IBM last week released the initial open beta of a planned update to its flagship DB2 database that will offer users the ability to natively store unstructured XML data separately from conventional relational data.
The upgrade, code-named Viper, is scheduled to be released in the middle of next year, according to Bernie Spang, director of database marketing at IBM. Spang said that Viper will be able to store data such as multimedia files, Excel spreadsheets and Word documents in an XML repository, which will operate in parallel with IBM's relational data repository under the control of a single DB2 engine.
Typically, relational databases handle XML data either by storing the entire file as an object that isn't relationally indexed, or by "shredding" the file so the unstructured information fits into multiple relational data cells.
"Offering native XML functionality is very essential to delivering improved performance for data access," said Noel Yuhanna, an analyst at Forrester Research. Oracle had "a head start on XML for many years," he added. "I expect this to become a game of catch-up and leapfrog among the big vendors."
Viper's XML storage capabilities could be of use to CheckFree in light of its interest in service-oriented architectures (SOA) and Web services, said Robert Catterall, director of engineering at the Norcross based provider of online bill-payment services.
CheckFree uses DB2 to run databases with multiple terabytes or more of information. "We are not today storing XML documents as such in our databases," Catterall said. "But that has partly been because there wasn't an appealing way to do that in a single database."
Oracle officials said the company began offering XML storage options five years ago and in July enabled users of its 10g database to natively search XML files using the XQuery markup language.
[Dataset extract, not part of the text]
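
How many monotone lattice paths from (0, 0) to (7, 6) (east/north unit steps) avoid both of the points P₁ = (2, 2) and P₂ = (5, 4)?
Number of paths = 564

Inclusion–exclusion. Total paths: C(13, 7) = 1716. Through P₁: C(4, 2)·C(9, 5) = 756. Through P₂: C(9, 5)·C(4, 2) = 756. Since P₁ is strictly southwest of P₂, a monotone path through both must visit P₁ then P₂; paths through both = C(4, 2)·C(5, 3)·C(4, 2) = 360. Avoid both = 1716 − 756 − 756 + 360 = 564.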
IBM's native XML storage feature "doesn't add any value," said Mark Drake, an XML technology manager at Oracle.
Viper will also support XQuery for processing XML data, along with standard SQL. In addition, it will be the first DB2 release to support three different partitioning methods: range partitioning, multidimensional clustering and hashing. That support is aimed at helping IBM compete against Oracle, which has said that 10g offers six methods of partitioning data tables for faster access to information.
Despite estimates that the amount of unstructured or XML-formatted data at most companies is already larger and growing faster than structured relational data is, Yuhanna said he doesn't think that XML will replace SQL as the preferred data format.